I imagine that a scenario like "darn! I wish there was somewhere I could have read that that reagent just screws up the protocol!" plays out daily in the laboratories of universities and pharama companies.

Failures in science are productive opportunities for the community. It is in politics that failure is only an opportunity for the other side.

Posted by: greensmile | July 21, 2008 8:26 AM

7
Failures in science are productive opportunities for the community. It is in politics that failure is only an opportunity for the other side.

The scientific enterprise is, in large part, a competition for limited resources. I benefit to the extent that my competitors waste their time chasing dead ends. You may not like this, but it is a fact about how science currently functions.

Posted by: PhysioProf | July 21, 2008 11:47 AM

8

PhysioProf; You can probably guess that I do not have to write grant proposals to make my living. So yes, perhaps I talk of a more idealized world than the one most senior members of scientific enterprises find themselves in.
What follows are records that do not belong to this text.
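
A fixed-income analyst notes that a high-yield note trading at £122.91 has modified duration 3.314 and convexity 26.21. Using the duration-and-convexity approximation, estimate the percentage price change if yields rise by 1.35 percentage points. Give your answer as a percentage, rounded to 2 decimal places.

Duration effect: -D_mod·Δy = -3.314 × (+0.0135) = -0.044739
Convexity effect: ½·C·(Δy)² = 0.5 × 26.21 × (0.0135)² = +0.00238838625
ΔP/P ≈ -0.044739 + 0.00238838625 = -0.04235061375
= -4.235061375%.

-4.24%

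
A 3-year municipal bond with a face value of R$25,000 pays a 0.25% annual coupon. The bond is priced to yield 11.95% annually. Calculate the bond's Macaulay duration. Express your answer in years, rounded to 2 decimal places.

Periodic yield y = 0.1195. Discount each cash flow and weight by its year:
  t   CF        PV=CF/(1+0.1195)^t    t·PV
  1        62.50        55.8285        55.8285
  2        62.50        49.8691        99.7383
  3    25,062.50    17,862.9053    53,588.7159
  Σ                 17,968.6029    53,744.2827
Price P = Σ PV = 17,968.6029.
Macaulay duration = Σ(t·PV) / P = 53,744.2827 / 17,968.6029 = 2.99101 years.

2.99 years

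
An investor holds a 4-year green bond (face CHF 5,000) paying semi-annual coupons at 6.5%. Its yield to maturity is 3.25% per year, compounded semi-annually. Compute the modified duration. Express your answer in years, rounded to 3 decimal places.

Periodic yield y = 0.01625. First find Macaulay duration:
  t   CF        PV=CF/(1+0.01625)^t    t·PV
  1       162.50       159.9016       159.9016
  2       162.50       157.3447       314.6895
  3       162.50       154.8288       464.4863
  4       162.50       152.3530       609.4122
  5       162.50       149.9169       749.5845
  6       162.50       147.5197       885.1182
  7       162.50       145.1608     1,016.1258
  8     5,162.50     4,537.9070    36,303.2564
  Σ                  5,604.9326    40,502.5745
P = 5,604.9326; Macaulay duration = 40,502.5745 / 5,604.9326 = 7.22624 half-year periods = 3.61312 years.
Modified duration = D_Mac / (1 + y) = 3.61312 / 1.01625 = 3.55534 years.

3.555 years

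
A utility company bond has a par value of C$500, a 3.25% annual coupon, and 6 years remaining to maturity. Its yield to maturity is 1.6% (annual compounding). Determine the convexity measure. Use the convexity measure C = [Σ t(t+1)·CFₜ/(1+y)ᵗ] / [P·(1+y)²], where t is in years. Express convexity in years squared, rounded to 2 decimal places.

36.81

With y = 0.016:
  t   CF        PV=CF/(1+0.016)^t    t·PV        t(t+1)·PV
  1        16.25        15.9941        15.9941          31.9882
  2        16.25        15.7422        31.4844          94.4533
  3        16.25        15.4943        46.4829         185.9317
  4        16.25        15.2503        61.0012         305.0061
  5        16.25        15.0101        75.0507         450.3043
  6       516.25       469.3511     2,816.1065      19,712.7452
  Σ                    546.8421     3,046.1198      20,780.4288
P = 546.8421.
Convexity = Σ t(t+1)·PV / [P·(1+y)²] = 20,780.4288 / (546.8421 × 1.032256) = 36.81333.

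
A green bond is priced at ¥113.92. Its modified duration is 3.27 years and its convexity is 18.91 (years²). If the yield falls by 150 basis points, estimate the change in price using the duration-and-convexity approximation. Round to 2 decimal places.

Duration effect: -D_mod·Δy = -3.27 × (-0.015) = +0.049050
Convexity effect: ½·C·(Δy)² = 0.5 × 18.91 × (-0.015)² = +0.002127375
ΔP/P ≈ +0.049050 + 0.002127375 = +0.051177375
ΔP ≈ 113.92 × (+0.051177375) = +5.83012656.

+¥5.83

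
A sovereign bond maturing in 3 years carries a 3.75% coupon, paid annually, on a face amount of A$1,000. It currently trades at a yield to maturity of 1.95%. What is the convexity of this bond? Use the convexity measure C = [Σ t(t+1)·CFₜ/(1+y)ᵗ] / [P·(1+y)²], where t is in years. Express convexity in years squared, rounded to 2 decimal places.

With y = 0.0195:
  t   CF        PV=CF/(1+0.0195)^t    t·PV        t(t+1)·PV
  1        37.50        36.7827        36.7827          73.5655
  2        37.50        36.0792        72.1584         216.4752
  3     1,037.50       979.0986     2,937.2957      11,749.1828
  Σ                  1,051.9605     3,046.2368      12,039.2234
P = 1,051.9605.
Convexity = Σ t(t+1)·PV / [P·(1+y)²] = 12,039.2234 / (1,051.9605 × 1.039380) = 11.01094.

11.01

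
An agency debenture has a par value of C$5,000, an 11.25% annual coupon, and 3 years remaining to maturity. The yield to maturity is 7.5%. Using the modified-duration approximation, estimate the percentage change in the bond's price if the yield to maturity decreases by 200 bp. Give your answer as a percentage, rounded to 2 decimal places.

Periodic yield y = 0.075. Modified duration first:
  t   CF        PV=CF/(1+0.075)^t    t·PV
  1       562.50       523.2558       523.2558
  2       562.50       486.7496       973.4992
  3     5,562.50     4,477.5932    13,432.7795
  Σ                  5,487.5986    14,929.5345
P = 5,487.5986; D_Mac = 2.72060 yrs; D_mod = 2.72060/(1+0.075) = 2.53079 yrs.
ΔP/P ≈ -D_mod · Δy = -2.53079 × (-0.02) = +0.050616 = +5.0616%.

+5.06%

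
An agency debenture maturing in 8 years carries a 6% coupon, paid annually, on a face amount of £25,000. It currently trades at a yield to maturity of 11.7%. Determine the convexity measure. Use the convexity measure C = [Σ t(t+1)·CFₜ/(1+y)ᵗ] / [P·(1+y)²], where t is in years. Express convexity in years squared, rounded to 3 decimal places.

41.607

With y = 0.117:
  t   CF        PV=CF/(1+0.117)^t    t·PV        t(t+1)·PV
  1     1,500.00     1,342.8827     1,342.8827       2,685.7654
  2     1,500.00     1,202.2227     2,404.4453       7,213.3360
  3     1,500.00     1,076.2960     3,228.8881      12,915.5524
  4     1,500.00       963.5596     3,854.2383      19,271.1913
  5     1,500.00       862.6317     4,313.1583      25,878.9498
  6     1,500.00       772.2754     4,633.6526      32,435.5682
  7     1,500.00       691.3836     4,839.6849      38,717.4792
  8    26,500.00    10,935.0428    87,480.3428     787,323.0849
  Σ                 17,846.2945   112,097.2930     926,440.9273
P = 17,846.2945.
Convexity = Σ t(t+1)·PV / [P·(1+y)²] = 926,440.9273 / (17,846.2945 × 1.247689) = 41.60671.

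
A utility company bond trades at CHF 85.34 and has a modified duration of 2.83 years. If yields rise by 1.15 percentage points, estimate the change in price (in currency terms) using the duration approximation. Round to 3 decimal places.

-CHF 2.777

Duration approximation: ΔP/P ≈ -D_mod · Δy = -2.83 × (+0.0115) = -0.032545.
ΔP ≈ 85.34 × (-0.032545) = -2.7773903.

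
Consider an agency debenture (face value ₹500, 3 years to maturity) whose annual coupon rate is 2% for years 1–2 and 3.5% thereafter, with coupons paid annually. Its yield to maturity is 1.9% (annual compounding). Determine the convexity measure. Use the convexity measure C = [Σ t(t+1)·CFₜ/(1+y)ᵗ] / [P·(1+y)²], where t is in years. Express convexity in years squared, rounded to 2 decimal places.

11.26

With y = 0.019:
  t   CF        PV=CF/(1+0.019)^t    t·PV        t(t+1)·PV
  1        10.00         9.8135         9.8135          19.6271
  2        10.00         9.6306        19.2611          57.7834
  3       517.50       489.0889     1,467.2667       5,869.0667
  Σ                    508.5330     1,496.3414       5,946.4772
P = 508.5330.
Convexity = Σ t(t+1)·PV / [P·(1+y)²] = 5,946.4772 / (508.5330 × 1.038361) = 11.26140.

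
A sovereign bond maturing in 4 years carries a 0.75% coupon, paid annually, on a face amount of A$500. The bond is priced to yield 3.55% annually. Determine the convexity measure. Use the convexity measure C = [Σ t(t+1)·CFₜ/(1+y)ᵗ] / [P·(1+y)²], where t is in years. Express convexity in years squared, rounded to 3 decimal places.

18.359

With y = 0.0355:
  t   CF        PV=CF/(1+0.0355)^t    t·PV        t(t+1)·PV
  1         3.75         3.6214         3.6214           7.2429
  2         3.75         3.4973         6.9946          20.9837
  3         3.75         3.3774        10.1322          40.5287
  4       503.75       438.1418     1,752.5670       8,762.8352
  Σ                    448.6379     1,773.3152       8,831.5904
P = 448.6379.
Convexity = Σ t(t+1)·PV / [P·(1+y)²] = 8,831.5904 / (448.6379 × 1.072260) = 18.35874.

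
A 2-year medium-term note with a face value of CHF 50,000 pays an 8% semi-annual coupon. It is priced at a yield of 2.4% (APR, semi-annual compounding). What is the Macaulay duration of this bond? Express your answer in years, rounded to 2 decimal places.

1.89 years

Periodic yield y = 0.012. Discount each cash flow and weight by its period:
  t   CF        PV=CF/(1+0.012)^t    t·PV
  1     2,000.00     1,976.2846     1,976.2846
  2     2,000.00     1,952.8504     3,905.7008
  3     2,000.00     1,929.6941     5,789.0822
  4    52,000.00    49,577.1199   198,308.4796
  Σ                 55,435.9489   209,979.5471
Price P = Σ PV = 55,435.9489.
Macaulay duration = Σ(t·PV) / P = 209,979.5471 / 55,435.9489 = 3.78779 half-year periods.
In years: 3.78779 / 2 = 1.89389 years.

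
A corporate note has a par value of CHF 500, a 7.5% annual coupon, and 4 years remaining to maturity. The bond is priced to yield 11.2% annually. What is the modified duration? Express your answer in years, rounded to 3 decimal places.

Periodic yield y = 0.112. First find Macaulay duration:
  t   CF        PV=CF/(1+0.112)^t    t·PV
  1        37.50        33.7230        33.7230
  2        37.50        30.3265        60.6529
  3        37.50        27.2720        81.8160
  4       537.50       351.5275     1,406.1100
  Σ                    442.8490     1,582.3020
P = 442.8490; Macaulay duration = 1,582.3020 / 442.8490 = 3.57301 years.
Modified duration = D_Mac / (1 + y) = 3.57301 / 1.112 = 3.21313 years.

3.213 years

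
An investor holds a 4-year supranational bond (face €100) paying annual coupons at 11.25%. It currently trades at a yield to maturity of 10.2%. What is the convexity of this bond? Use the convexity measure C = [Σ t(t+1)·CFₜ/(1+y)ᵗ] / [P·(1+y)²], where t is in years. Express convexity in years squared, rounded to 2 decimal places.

13.43

With y = 0.102:
  t   CF        PV=CF/(1+0.102)^t    t·PV        t(t+1)·PV
  1        11.25        10.2087        10.2087          20.4174
  2        11.25         9.2638        18.5276          55.5828
  3        11.25         8.4064        25.2191         100.8763
  4       111.25        75.4351       301.7405       1,508.7026
  Σ                    103.3140       355.6959       1,685.5791
P = 103.3140.
Convexity = Σ t(t+1)·PV / [P·(1+y)²] = 1,685.5791 / (103.3140 × 1.214404) = 13.43466.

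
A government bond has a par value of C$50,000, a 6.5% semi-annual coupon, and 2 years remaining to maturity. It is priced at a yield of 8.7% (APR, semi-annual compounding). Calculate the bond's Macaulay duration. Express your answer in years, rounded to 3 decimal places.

1.905 years

Periodic yield y = 0.0435. Discount each cash flow and weight by its period:
  t   CF        PV=CF/(1+0.0435)^t    t·PV
  1     1,625.00     1,557.2592     1,557.2592
  2     1,625.00     1,492.3423     2,984.6847
  3     1,625.00     1,430.1316     4,290.3948
  4    51,625.00    43,540.1831   174,160.7324
  Σ                 48,019.9163   182,993.0711
Price P = Σ PV = 48,019.9163.
Macaulay duration = Σ(t·PV) / P = 182,993.0711 / 48,019.9163 = 3.81077 half-year periods.
In years: 3.81077 / 2 = 1.90539 years.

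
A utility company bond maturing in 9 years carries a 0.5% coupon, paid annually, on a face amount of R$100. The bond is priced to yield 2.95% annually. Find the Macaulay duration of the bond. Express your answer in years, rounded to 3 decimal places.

Periodic yield y = 0.0295. Discount each cash flow and weight by its year:
  t   CF        PV=CF/(1+0.0295)^t    t·PV
  1         0.50         0.4857         0.4857
  2         0.50         0.4718         0.9435
  3         0.50         0.4582         1.3747
  4         0.50         0.4451         1.7804
  5         0.50         0.4324         2.1618
  6         0.50         0.4200         2.5198
  7         0.50         0.4079         2.8555
  8         0.50         0.3962         3.1699
  9       100.50        77.3622       696.2599
  Σ                     80.8795       711.5513
Price P = Σ PV = 80.8795.
Macaulay duration = Σ(t·PV) / P = 711.5513 / 80.8795 = 8.79767 years.

8.798 years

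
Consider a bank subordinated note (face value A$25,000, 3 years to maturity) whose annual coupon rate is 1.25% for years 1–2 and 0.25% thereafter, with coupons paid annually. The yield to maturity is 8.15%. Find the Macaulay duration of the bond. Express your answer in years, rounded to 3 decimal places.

Periodic yield y = 0.0815. Discount each cash flow and weight by its year:
  t   CF        PV=CF/(1+0.0815)^t    t·PV
  1       312.50       288.9505       288.9505
  2       312.50       267.1757       534.3514
  3    25,062.50    19,812.7527    59,438.2581
  Σ                 20,368.8789    60,261.5600
Price P = Σ PV = 20,368.8789.
Macaulay duration = Σ(t·PV) / P = 60,261.5600 / 20,368.8789 = 2.95851 years.

2.959 years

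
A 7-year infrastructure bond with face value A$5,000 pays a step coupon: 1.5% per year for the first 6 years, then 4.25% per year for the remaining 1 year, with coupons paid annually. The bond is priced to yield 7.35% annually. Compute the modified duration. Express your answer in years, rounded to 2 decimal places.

Periodic yield y = 0.0735. First find Macaulay duration:
  t   CF        PV=CF/(1+0.0735)^t    t·PV
  1        75.00        69.8649        69.8649
  2        75.00        65.0814       130.1629
  3        75.00        60.6255       181.8764
  4        75.00        56.4746       225.8984
  5        75.00        52.6079       263.0395
  6        75.00        49.0060       294.0358
  7     5,212.50     3,172.7199    22,209.0390
  Σ                  3,526.3802    23,373.9169
P = 3,526.3802; Macaulay duration = 23,373.9169 / 3,526.3802 = 6.62830 years.
Modified duration = D_Mac / (1 + y) = 6.62830 / 1.0735 = 6.17448 years.

6.17 years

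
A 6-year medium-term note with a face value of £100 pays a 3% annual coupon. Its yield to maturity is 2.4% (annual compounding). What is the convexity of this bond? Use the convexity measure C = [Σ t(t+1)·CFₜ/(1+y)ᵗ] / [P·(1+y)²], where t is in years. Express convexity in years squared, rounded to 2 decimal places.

With y = 0.024:
  t   CF        PV=CF/(1+0.024)^t    t·PV        t(t+1)·PV
  1         3.00         2.9297         2.9297           5.8594
  2         3.00         2.8610         5.7220          17.1661
  3         3.00         2.7940         8.3819          33.5276
  4         3.00         2.7285        10.9139          54.5697
  5         3.00         2.6645        13.3227          79.9361
  6       103.00        89.3383       536.0296       3,752.2069
  Σ                    103.3160       577.2998       3,943.2657
P = 103.3160.
Convexity = Σ t(t+1)·PV / [P·(1+y)²] = 3,943.2657 / (103.3160 × 1.048576) = 36.39894.

36.40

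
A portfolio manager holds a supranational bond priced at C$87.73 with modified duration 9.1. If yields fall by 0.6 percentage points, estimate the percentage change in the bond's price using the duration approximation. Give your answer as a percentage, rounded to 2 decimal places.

+5.46%

Duration approximation: ΔP/P ≈ -D_mod · Δy = -9.1 × (-0.006) = +0.054600.
As a percentage: +5.4600%.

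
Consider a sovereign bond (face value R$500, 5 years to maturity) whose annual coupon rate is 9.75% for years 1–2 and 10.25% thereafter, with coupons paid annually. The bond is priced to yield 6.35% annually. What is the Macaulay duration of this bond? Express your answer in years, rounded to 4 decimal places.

4.2407 years

Periodic yield y = 0.0635. Discount each cash flow and weight by its year:
  t   CF        PV=CF/(1+0.0635)^t    t·PV
  1        48.75        45.8392        45.8392
  2        48.75        43.1022        86.2044
  3        51.25        42.6070       127.8211
  4        51.25        40.0630       160.2522
  5       551.25       405.1923     2,025.9613
  Σ                    576.8038     2,446.0782
Price P = Σ PV = 576.8038.
Macaulay duration = Σ(t·PV) / P = 2,446.0782 / 576.8038 = 4.24075 years.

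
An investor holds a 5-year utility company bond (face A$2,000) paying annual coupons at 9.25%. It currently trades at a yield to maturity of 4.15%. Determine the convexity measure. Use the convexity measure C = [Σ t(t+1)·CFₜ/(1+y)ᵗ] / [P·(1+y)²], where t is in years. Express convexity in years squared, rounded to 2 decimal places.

22.55

With y = 0.0415:
  t   CF        PV=CF/(1+0.0415)^t    t·PV        t(t+1)·PV
  1       185.00       177.6284       177.6284         355.2568
  2       185.00       170.5506       341.1011       1,023.3034
  3       185.00       163.7547       491.2642       1,965.0570
  4       185.00       157.2297       628.9189       3,144.5943
  5     2,185.00     1,783.0153     8,915.0765      53,490.4590
  Σ                  2,452.1788    10,553.9892      59,978.6706
P = 2,452.1788.
Convexity = Σ t(t+1)·PV / [P·(1+y)²] = 59,978.6706 / (2,452.1788 × 1.084722) = 22.54894.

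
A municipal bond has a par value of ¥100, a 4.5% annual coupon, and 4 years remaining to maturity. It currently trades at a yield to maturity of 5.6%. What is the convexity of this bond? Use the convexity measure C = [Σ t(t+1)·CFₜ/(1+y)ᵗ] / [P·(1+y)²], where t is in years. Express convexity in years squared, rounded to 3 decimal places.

16.408

With y = 0.056:
  t   CF        PV=CF/(1+0.056)^t    t·PV        t(t+1)·PV
  1         4.50         4.2614         4.2614           8.5227
  2         4.50         4.0354         8.0708          24.2123
  3         4.50         3.8214        11.4642          45.8566
  4       104.50        84.0351       336.1403       1,680.7016
  Σ                     96.1532       359.9366       1,759.2932
P = 96.1532.
Convexity = Σ t(t+1)·PV / [P·(1+y)²] = 1,759.2932 / (96.1532 × 1.115136) = 16.40766.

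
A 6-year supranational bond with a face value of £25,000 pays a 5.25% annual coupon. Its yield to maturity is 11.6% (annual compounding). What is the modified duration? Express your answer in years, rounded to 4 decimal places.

4.6273 years

Periodic yield y = 0.116. First find Macaulay duration:
  t   CF        PV=CF/(1+0.116)^t    t·PV
  1     1,312.50     1,176.0753     1,176.0753
  2     1,312.50     1,053.8309     2,107.6618
  3     1,312.50       944.2929     2,832.8787
  4     1,312.50       846.1406     3,384.5624
  5     1,312.50       758.1905     3,790.9525
  6    26,312.50    13,619.9949    81,719.9695
  Σ                 18,398.5251    95,012.1002
P = 18,398.5251; Macaulay duration = 95,012.1002 / 18,398.5251 = 5.16412 years.
Modified duration = D_Mac / (1 + y) = 5.16412 / 1.116 = 4.62734 years.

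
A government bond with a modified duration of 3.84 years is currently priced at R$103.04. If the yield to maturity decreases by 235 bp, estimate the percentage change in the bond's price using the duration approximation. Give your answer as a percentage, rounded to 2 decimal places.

+9.02%

Duration approximation: ΔP/P ≈ -D_mod · Δy = -3.84 × (-0.0235) = +0.090240.
As a percentage: +9.0240%.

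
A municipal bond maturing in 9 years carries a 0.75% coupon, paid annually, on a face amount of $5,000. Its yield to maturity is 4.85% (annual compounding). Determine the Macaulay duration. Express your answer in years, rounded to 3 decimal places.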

But I still hold that the cut-throat view you put forth is not how science functions but how scientists and bureaucracies function...that is a significant difference because it suggests a cure.

The view that "there is not enough to go around therefore there will have to be some losers" may not be a fair paraphrase of your description but to the extent that it is, I fear it describes a very conservative mindset. If the enterprise is essentially economic and relates to the distribution of things of value which cost money to reproduce and distribute then that view has appeal to many. That is a misfortune of human nature IMO. But an idea or some knowledge that explains a failure should only cost humanity in its initial discovery...ideas cost nothing to propagate, facts cost virtually nothing to share. You only maximize the well being of a subset of individuals with that survival of the best competitor outlook.